Roberto de Mattei : Sur La Repubblica du 13 janvier 2015, tandis que l’ex-chef de Lotta Continua Adriano Sofri célèbre L’Europe qui renaît sous la Bastille, la philosophe post-moderne Julia Kristeva, chère au cardinal Ravasi, affirme que « la place des Lumières a sauvé l’Europe », et que « face au risque qu’ils couraient, liberté, égalité et fraternité ont cessé d’être des concepts abstraits, en s’incarnant dans des millions de personnes ». Mais qui a inventé la Terreur sinon la France républicaine, qui l’a utilisée pour éliminer tous les opposants de la Révolution française ? L’idéologie et la pratique du terrorisme apparaissent pour la première fois dans l’histoire avec la Révolution française, surtout à partir du 5 septembre 1793, quand la Terreur fut mise à l’ordre du jour par la Convention et devint une partie essentielle du système révolutionnaire. Le premier génocide de l’histoire fut perpétré au nom des idéaux républicains de liberté, égalité et fraternité. Le communisme qui prétendit porter à terme le processus de sécularisation inauguré par la Révolution française, réalisa l’extension de la terreur à l’échelle planétaire, provoquant, en moins de soixante-dix ans, plus de 200 millions de morts. Et qu’est-ce que le terrorisme islamique sinon une contamination de la « philosophie du Coran » avec la pratique marx-illuministe importée de l’Occident ?

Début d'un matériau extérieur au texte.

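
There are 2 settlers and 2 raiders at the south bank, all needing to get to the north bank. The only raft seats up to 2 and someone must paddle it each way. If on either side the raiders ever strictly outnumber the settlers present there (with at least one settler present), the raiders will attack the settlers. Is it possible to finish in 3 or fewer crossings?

Counting alone: each trip to the north bank takes at most 2 across and each return brings at least 1 back, so after t trips out (and t−1 returns) at most 2t − (t−1) of the 4 are across; that first reaches 4 at t = 3, so at least 5 crossings are needed.
Since 3 < 5, 3 crossings cannot be enough. (The shortest complete plan in fact takes 5:)
1. 2 raiders → the north bank.  (the south bank: 2S 0R; the north bank: 0S 2R)
2. 1 raider ← the south bank.  (the south bank: 2S 1R; the north bank: 0S 1R)
3. 2 settlers → the north bank.  (the south bank: 0S 1R; the north bank: 2S 1R)
4. 1 raider ← the south bank.  (the south bank: 0S 2R; the north bank: 2S 0R)
5. 2 raiders → the north bank.  (the south bank: 0S 0R; the north bank: 2S 2R)

No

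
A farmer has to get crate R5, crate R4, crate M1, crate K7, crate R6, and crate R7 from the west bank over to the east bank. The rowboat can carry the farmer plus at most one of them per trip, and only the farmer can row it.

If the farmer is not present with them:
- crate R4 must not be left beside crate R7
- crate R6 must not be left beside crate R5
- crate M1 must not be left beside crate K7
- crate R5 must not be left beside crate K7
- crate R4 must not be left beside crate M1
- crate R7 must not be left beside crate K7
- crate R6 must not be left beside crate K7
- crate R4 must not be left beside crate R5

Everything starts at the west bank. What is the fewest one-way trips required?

impossible

Whatever the first load, the items left behind include a forbidden pair without the farmer. No opening move is safe, so no plan exists.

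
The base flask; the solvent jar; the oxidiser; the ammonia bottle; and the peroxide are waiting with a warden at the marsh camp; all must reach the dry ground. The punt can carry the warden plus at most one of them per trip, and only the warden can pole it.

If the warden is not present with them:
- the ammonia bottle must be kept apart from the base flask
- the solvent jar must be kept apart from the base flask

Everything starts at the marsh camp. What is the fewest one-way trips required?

11

Counting alone: the warden can take at most 1 across per trip to the dry ground, so moving all 5 needs at least 5 loaded trips out, with a return between consecutive ones — at least 9 crossings.
The safety rule pushes this higher. Following every safe sequence of crossings, the most of the 5 that can be at the dry ground as the punt arrives there on crossing 9 is 4 — never all 5.
So no plan with fewer than 11 crossings exists, and this one achieves 11:
1. Warden goes to the dry ground with the base flask.
2. Warden goes back to the marsh camp alone.
3. Warden goes to the dry ground with the solvent jar.
4. Warden goes back to the marsh camp with the base flask.
5. Warden goes to the dry ground with the ammonia bottle.
6. Warden goes back to the marsh camp alone.
7. Warden goes to the dry ground with the oxidiser.
8. Warden goes back to the marsh camp alone.
9. Warden goes to the dry ground with the peroxide.
10. Warden goes back to the marsh camp alone.
11. Warden goes to the dry ground with the base flask.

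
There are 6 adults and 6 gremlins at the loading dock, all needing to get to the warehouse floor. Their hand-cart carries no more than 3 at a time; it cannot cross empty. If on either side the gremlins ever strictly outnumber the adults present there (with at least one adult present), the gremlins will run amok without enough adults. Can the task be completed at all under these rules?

Following every safe sequence of crossings from the start, the most of the 12 that can be at the warehouse floor as the hand-cart arrives there on crossings 1, 3, 5 is 3, 5, 6 respectively; the best ever achieved is 6 of 12.
From crossing 7 on, no configuration arises that was not already reachable earlier: only 17 distinct safe configurations (who is on which side, and where the hand-cart is) can ever be reached, none of them has everyone across, and every continuation just revisits them. They are: 0 adults + 0 gremlins across (hand-cart back at the start); 0 adults + 1 gremlin across (hand-cart there); 0 adults + 1 gremlin across (hand-cart back at the start); 0 adults + 2 gremlins across (hand-cart there); 0 adults + 2 gremlins across (hand-cart back at the start); 0 adults + 3 gremlins across (hand-cart there); 0 adults + 3 gremlins across (hand-cart back at the start); 0 adults + 4 gremlins across (hand-cart there); 0 adults + 4 gremlins across (hand-cart back at the start); 0 adults + 5 gremlins across (hand-cart there); 0 adults + 5 gremlins across (hand-cart back at the start); 0 adults + 6 gremlins across (hand-cart there); 1 adult + 1 gremlin across (hand-cart there); 1 adult + 1 gremlin across (hand-cart back at the start); 2 adults + 2 gremlins across (hand-cart there); 2 adults + 2 gremlins across (hand-cart back at the start); 3 adults + 3 gremlins across (hand-cart there). So no valid plan exists.

No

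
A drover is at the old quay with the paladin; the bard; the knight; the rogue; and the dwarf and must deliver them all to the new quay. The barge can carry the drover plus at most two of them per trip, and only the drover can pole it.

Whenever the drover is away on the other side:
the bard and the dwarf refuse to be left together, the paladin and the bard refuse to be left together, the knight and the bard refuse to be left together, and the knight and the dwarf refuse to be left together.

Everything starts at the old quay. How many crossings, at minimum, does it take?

Counting alone: the drover can take at most 2 across per trip to the new quay, so moving all 5 needs at least 3 loaded trips out, with a return between consecutive ones — at least 5 crossings.
The safety rule pushes this higher. Following every safe sequence of crossings, the most of the 5 that can be at the new quay as the barge arrives there on crossing 5 is 4 — never all 5.
So no plan with fewer than 7 crossings exists, and this one achieves 7:
1. Drover goes to the new quay with the bard and the knight.  [the old quay: the dwarf, the paladin, the rogue | the new quay: the bard, the knight]
2. Drover goes back to the old quay with the bard.  [the old quay: the bard, the dwarf, the paladin, the rogue | the new quay: the knight]
3. Drover goes to the new quay with the bard and the paladin.  [the old quay: the dwarf, the rogue | the new quay: the bard, the knight, the paladin]
4. Drover goes back to the old quay with the bard.  [the old quay: the bard, the dwarf, the rogue | the new quay: the knight, the paladin]
5. Drover goes to the new quay with the bard and the rogue.  [the old quay: the dwarf | the new quay: the bard, the knight, the paladin, the rogue]
6. Drover goes back to the old quay with the bard.  [the old quay: the bard, the dwarf | the new quay: the knight, the paladin, the rogue]
7. Drover goes to the new quay with the bard and the dwarf.  [the old quay: — | the new quay: the bard, the dwarf, the knight, the paladin, the rogue]

7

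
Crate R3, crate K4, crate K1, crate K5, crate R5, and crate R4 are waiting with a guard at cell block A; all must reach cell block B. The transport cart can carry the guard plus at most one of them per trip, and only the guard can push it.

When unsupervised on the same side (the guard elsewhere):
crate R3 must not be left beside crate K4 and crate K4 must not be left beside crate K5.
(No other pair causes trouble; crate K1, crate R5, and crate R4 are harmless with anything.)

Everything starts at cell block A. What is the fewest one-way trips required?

13

Counting alone: the guard can take at most 1 across per trip to cell block B, so moving all 6 needs at least 6 loaded trips out, with a return between consecutive ones — at least 11 crossings.
The safety rule pushes this higher. Following every safe sequence of crossings, the most of the 6 that can be at cell block B as the transport cart arrives there on crossing 11 is 5 — never all 6.
So no plan with fewer than 13 crossings exists, and this one achieves 13:
1. Guard goes to cell block B with crate K4.  [cell block A: crate K1, crate K5, crate R3, crate R4, crate R5 | cell block B: crate K4]
2. Guard goes back to cell block A alone.  [cell block A: crate K1, crate K5, crate R3, crate R4, crate R5 | cell block B: crate K4]
3. Guard goes to cell block B with crate R3.  [cell block A: crate K1, crate K5, crate R4, crate R5 | cell block B: crate K4, crate R3]
4. Guard goes back to cell block A with crate K4.  [cell block A: crate K1, crate K4, crate K5, crate R4, crate R5 | cell block B: crate R3]
5. Guard goes to cell block B with crate K5.  [cell block A: crate K1, crate K4, crate R4, crate R5 | cell block B: crate K5, crate R3]
6. Guard goes back to cell block A alone.  [cell block A: crate K1, crate K4, crate R4, crate R5 | cell block B: crate K5, crate R3]
7. Guard goes to cell block B with crate K1.  [cell block A: crate K4, crate R4, crate R5 | cell block B: crate K1, crate K5, crate R3]
8. Guard goes back to cell block A alone.  [cell block A: crate K4, crate R4, crate R5 | cell block B: crate K1, crate K5, crate R3]
9. Guard goes to cell block B with crate R5.  [cell block A: crate K4, crate R4 | cell block B: crate K1, crate K5, crate R3, crate R5]
10. Guard goes back to cell block A alone.  [cell block A: crate K4, crate R4 | cell block B: crate K1, crate K5, crate R3, crate R5]
11. Guard goes to cell block B with crate R4.  [cell block A: crate K4 | cell block B: crate K1, crate K5, crate R3, crate R4, crate R5]
12. Guard goes back to cell block A alone.  [cell block A: crate K4 | cell block B: crate K1, crate K5, crate R3, crate R4, crate R5]
13. Guard goes to cell block B with crate K4.  [cell block A: — | cell block B: crate K1, crate K4, crate K5, crate R3, crate R4, crate R5]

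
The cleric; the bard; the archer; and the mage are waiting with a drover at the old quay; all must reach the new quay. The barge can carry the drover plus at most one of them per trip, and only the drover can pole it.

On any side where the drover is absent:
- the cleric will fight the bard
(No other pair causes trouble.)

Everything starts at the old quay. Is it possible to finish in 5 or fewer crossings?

No

Counting alone: the drover can take at most 1 across per trip to the new quay, so moving all 4 needs at least 4 loaded trips out, with a return between consecutive ones — at least 7 crossings.
Since 5 < 7, 5 crossings cannot be enough. (The shortest complete plan in fact takes 7:)
1. Drover goes to the new quay with the cleric.  [the old quay: the archer, the bard, the mage | the new quay: the cleric]
2. Drover goes back to the old quay alone.  [the old quay: the archer, the bard, the mage | the new quay: the cleric]
3. Drover goes to the new quay with the archer.  [the old quay: the bard, the mage | the new quay: the archer, the cleric]
4. Drover goes back to the old quay alone.  [the old quay: the bard, the mage | the new quay: the archer, the cleric]
5. Drover goes to the new quay with the mage.  [the old quay: the bard | the new quay: the archer, the cleric, the mage]
6. Drover goes back to the old quay alone.  [the old quay: the bard | the new quay: the archer, the cleric, the mage]
7. Drover goes to the new quay with the bard.  [the old quay: — | the new quay: the archer, the bard, the cleric, the mage]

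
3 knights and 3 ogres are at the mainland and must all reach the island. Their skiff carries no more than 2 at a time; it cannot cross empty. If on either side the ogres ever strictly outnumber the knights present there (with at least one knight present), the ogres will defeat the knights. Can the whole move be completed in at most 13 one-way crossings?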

Roberto de Mattei : Charlie Hebdo est un journal dans lequel, depuis sa fondation, la satire a été placée au service d’une philosophie de vie libertaire, qui prend ses racines dans l’illuminisme anti-chrétien. Le journal satirique français s’est fait connaître par ses caricatures de Mahomet, mais il ne faut pas oublier les dégoûtantes vignettes blasphématoires publiées en 2012 pour revendiquer l’union homosexuelle. Les rédacteurs de Charlie Hebdo peuvent être considérés comme une expression extrême mais cohérente de la culture relativiste désormais répandue dans tout l’Occident, tout comme les terroristes qui les ont tués peuvent être considérés comme l’expression extrême mais cohérente de la haine que voue à l’Occident le vaste monde musulman. Ceux qui revendiquent l’existence d’une Vérité absolue et objective sont assimilés par les néo-illuminstes aux fondamentalistes islamiques. Mais nous, nous assimilons le relativisme à l’islamisme, parce que tous deux ont en commun le fanatisme. Le fanatisme n’est pas l’affirmation de la vérité, mais le déséquilibre intellectuel et émotif qui naît de l’éloignement de la vérité, conclut Roberto de Mattei (fin des extraits adaptés ; lien vers source en bas de page).